“Alhamdulillah, saya baik-baik saja. Saya datang sudah dari tadi.”
Kiai Muhith Muzadi adalah seorang yang alim dan sangat sederhana. Pakaiannya biasa-biasa saja. Beliau tidak pernah mengenakan “pakaian kebesaran” yang sering disandang para kiai, seperti jubah, sorban, dan lainnya.
Suatu hari, sang kiai, yang tinggal di Jember, Jawa Timur, diundang ceramah Maulid Nabi di Probolinggo.
Seperti biasa, beliau datang tepat waktu.
Sesampai di majelis pengajian, beberapa anak muda, termasuk panitia penerima tamu, menyambutnya biasa-biasa saja. Mereka mempersilakan Kiai Muhith duduk di kursi agak belakang, bersama warga setempat.

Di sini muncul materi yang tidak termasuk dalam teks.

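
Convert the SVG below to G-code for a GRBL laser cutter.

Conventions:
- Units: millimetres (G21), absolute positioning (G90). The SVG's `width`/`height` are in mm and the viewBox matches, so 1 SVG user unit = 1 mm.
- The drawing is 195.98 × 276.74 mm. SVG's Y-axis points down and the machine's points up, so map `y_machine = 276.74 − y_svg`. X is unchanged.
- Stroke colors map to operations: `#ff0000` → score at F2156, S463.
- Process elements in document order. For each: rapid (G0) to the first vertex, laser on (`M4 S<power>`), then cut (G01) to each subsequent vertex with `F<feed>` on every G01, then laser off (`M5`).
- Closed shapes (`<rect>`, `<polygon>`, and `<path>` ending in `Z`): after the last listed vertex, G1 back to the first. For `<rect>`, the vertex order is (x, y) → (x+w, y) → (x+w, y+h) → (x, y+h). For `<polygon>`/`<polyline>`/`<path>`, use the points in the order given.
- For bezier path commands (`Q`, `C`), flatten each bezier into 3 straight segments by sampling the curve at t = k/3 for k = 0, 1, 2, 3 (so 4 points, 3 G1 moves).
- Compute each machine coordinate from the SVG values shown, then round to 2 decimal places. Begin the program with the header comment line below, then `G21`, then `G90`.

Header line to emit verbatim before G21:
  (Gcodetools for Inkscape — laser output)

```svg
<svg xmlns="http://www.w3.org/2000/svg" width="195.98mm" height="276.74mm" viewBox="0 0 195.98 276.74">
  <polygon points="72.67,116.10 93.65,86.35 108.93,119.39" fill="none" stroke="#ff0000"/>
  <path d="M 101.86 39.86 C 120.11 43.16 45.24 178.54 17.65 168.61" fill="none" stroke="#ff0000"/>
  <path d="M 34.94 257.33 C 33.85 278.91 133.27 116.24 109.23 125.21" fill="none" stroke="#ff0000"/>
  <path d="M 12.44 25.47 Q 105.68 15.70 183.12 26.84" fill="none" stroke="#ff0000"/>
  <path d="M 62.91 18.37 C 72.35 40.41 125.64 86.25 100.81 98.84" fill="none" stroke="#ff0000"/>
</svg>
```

(Gcodetools for Inkscape — laser output)
G21
G90
G0 X72.67 Y160.64
M4 S463
G01 X93.65 Y190.39 F2156
G01 X108.93 Y157.35 F2156
G01 X72.67 Y160.64 F2156
M5
G0 X101.86 Y236.88
M4 S463
G01 X94.27 Y199.83 F2156
G01 X55.80 Y136.36 F2156
G01 X17.65 Y108.13 F2156
M5
G0 X34.94 Y19.41
M4 S463
G01 X59.06 Y46.07 F2156
G01 X100.41 Y116.47 F2156
G01 X109.23 Y151.53 F2156
M5
G0 X12.44 Y251.27
M4 S463
G01 X72.84 Y255.46 F2156
G01 X129.74 Y255.00 F2156
G01 X183.12 Y249.90 F2156
M5
G0 X62.91 Y258.37
M4 S463
G01 X82.45 Y230.51 F2156
G01 X104.12 Y199.46 F2156
G01 X100.81 Y177.90 F2156
M5

viewBox `0 0 195.98 276.74` with mm width/height → 1 unit = 1 mm. Flip: y_m = 276.74 − y_svg.

**Shape 1** — `<polygon>` regular polygon, stroke `#ff0000` → score (S463, F2156). Machine vertices: (72.67,160.64) → (93.65,190.39) → (108.93,157.35) → (72.67,160.64). Closed: final G1 returns to the first vertex.

**Shape 2** — `<path>` cubic bezier, stroke `#ff0000` → score (S463, F2156). Control points (SVG): P0=(101.86,39.86), P1=(120.11,43.16), P2=(45.24,178.54), P3=(17.65,168.61); sampled at t=k/3. Machine vertices: (101.86,236.88) → (94.27,199.83) → (55.80,136.36) → (17.65,108.13). Open path.

**Shape 3** — `<path>` cubic bezier, stroke `#ff0000` → score (S463, F2156). Control points (SVG): P0=(34.94,257.33), P1=(33.85,278.91), P2=(133.27,116.24), P3=(109.23,125.21); sampled at t=k/3. Machine vertices: (34.94,19.41) → (59.06,46.07) → (100.41,116.47) → (109.23,151.53). Open path.

**Shape 4** — `<path>` quadratic bezier, stroke `#ff0000` → score (S463, F2156). Control points (SVG): P0=(12.44,25.47), P1=(105.68,15.70), P2=(183.12,26.84); sampled at t=k/3. Machine vertices: (12.44,251.27) → (72.84,255.46) → (129.74,255.00) → (183.12,249.90). Open path.

**Shape 5** — `<path>` cubic bezier, stroke `#ff0000` → score (S463, F2156). Control points (SVG): P0=(62.91,18.37), P1=(72.35,40.41), P2=(125.64,86.25), P3=(100.81,98.84); sampled at t=k/3. Machine vertices: (62.91,258.37) → (82.45,230.51) → (104.12,199.46) → (100.81,177.90). Open path.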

Acara belum juga dimulai, meski jamnya sudah molor. Panitia mulai agak gelisah. “Sudah jam segini Kiai Muhith belum juga datang.” Bahkan, seorang sesepuh kelihatan mulai marah-marah dan menyuruh seorang anak muda untuk menelepon, kalau perlu menjemput Kiai Muhith ke Jember.
Di tengah ketegangan itu, datang seorang kiai yang sangat mengenal Kiai Muhith.

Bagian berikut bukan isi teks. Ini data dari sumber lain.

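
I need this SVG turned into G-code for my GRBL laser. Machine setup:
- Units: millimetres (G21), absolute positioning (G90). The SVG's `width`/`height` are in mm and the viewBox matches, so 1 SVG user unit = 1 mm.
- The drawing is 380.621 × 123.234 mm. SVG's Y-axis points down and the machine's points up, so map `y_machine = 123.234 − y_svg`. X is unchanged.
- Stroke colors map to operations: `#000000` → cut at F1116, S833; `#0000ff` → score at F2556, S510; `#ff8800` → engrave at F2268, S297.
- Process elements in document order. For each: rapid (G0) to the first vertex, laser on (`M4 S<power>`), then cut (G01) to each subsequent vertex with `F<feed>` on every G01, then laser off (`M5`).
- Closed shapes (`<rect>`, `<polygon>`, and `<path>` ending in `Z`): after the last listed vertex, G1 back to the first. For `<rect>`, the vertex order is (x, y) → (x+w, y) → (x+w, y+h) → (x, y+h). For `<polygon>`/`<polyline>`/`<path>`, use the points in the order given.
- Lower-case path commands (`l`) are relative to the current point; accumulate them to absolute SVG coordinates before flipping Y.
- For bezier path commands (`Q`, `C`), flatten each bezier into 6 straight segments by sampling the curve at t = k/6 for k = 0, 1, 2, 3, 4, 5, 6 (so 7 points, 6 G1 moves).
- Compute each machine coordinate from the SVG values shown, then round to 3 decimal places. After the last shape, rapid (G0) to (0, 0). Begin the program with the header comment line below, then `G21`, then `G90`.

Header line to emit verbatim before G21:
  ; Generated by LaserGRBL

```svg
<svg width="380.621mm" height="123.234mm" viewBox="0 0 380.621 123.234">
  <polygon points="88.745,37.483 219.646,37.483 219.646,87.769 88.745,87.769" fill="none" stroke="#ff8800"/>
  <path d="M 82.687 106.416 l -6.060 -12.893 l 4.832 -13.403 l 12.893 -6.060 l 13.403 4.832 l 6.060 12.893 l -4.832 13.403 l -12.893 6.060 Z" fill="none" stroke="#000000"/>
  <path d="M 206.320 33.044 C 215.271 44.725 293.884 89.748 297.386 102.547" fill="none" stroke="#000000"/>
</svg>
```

; Generated by LaserGRBL
G21
G90
G0 X88.745 Y85.751
M4 S297
G01 X219.646 Y85.751 F2268
G01 X219.646 Y35.465 F2268
G01 X88.745 Y35.465 F2268
G01 X88.745 Y85.751 F2268
M5
G0 X82.687 Y16.818
M4 S833
G01 X76.627 Y29.711 F1116
G01 X81.459 Y43.114 F1116
G01 X94.352 Y49.174 F1116
G01 X107.755 Y44.342 F1116
G01 X113.815 Y31.449 F1116
G01 X108.983 Y18.046 F1116
G01 X96.090 Y11.986 F1116
G01 X82.687 Y16.818 F1116
M5
G0 X206.320 Y90.190
M4 S833
G01 X215.930 Y81.875 F1116
G01 X233.130 Y69.823 F1116
G01 X253.896 Y55.858 F1116
G01 X274.209 Y41.799 F1116
G01 X290.046 Y29.468 F1116
G01 X297.386 Y20.687 F1116
M5
G0 X0.000 Y0.000

1 u = 1 mm; y_m = 123.234 − y.

[1] `<polygon>` rectangle, #ff8800→engrave S297 F2268: (88.745,85.751) → (219.646,85.751) → (219.646,35.465) → (88.745,35.465) → (88.745,85.751) (closed)

[2] `<path>` regular polygon, #000000→cut S833 F1116: (82.687,16.818) → (76.627,29.711) → (81.459,43.114) → (94.352,49.174) → (107.755,44.342) → (113.815,31.449) → (108.983,18.046) → (96.090,11.986) → (82.687,16.818) (closed)

[3] `<path>` cubic bezier, #000000→cut S833 F1116: (206.320,90.190) → (215.930,81.875) → (233.130,69.823) → (253.896,55.858) → (274.209,41.799) → (290.046,29.468) → (297.386,20.687)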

Keduanya lalu berangkulan.
“Kiai Muhith, apa kabar? Kapan datang?”
“Alhamdulillah, saya baik-baik saja. Saya datang sudah dari tadi.”
Melihat itu, panitia baru sadar, Kiai Muhith adalah orang yang datang duluan dan didudukkan di kursi belakang itu. Beliau datang tepat waktu. Tentu saja mereka yang bertugas menerima tamu tadi tersipu malu.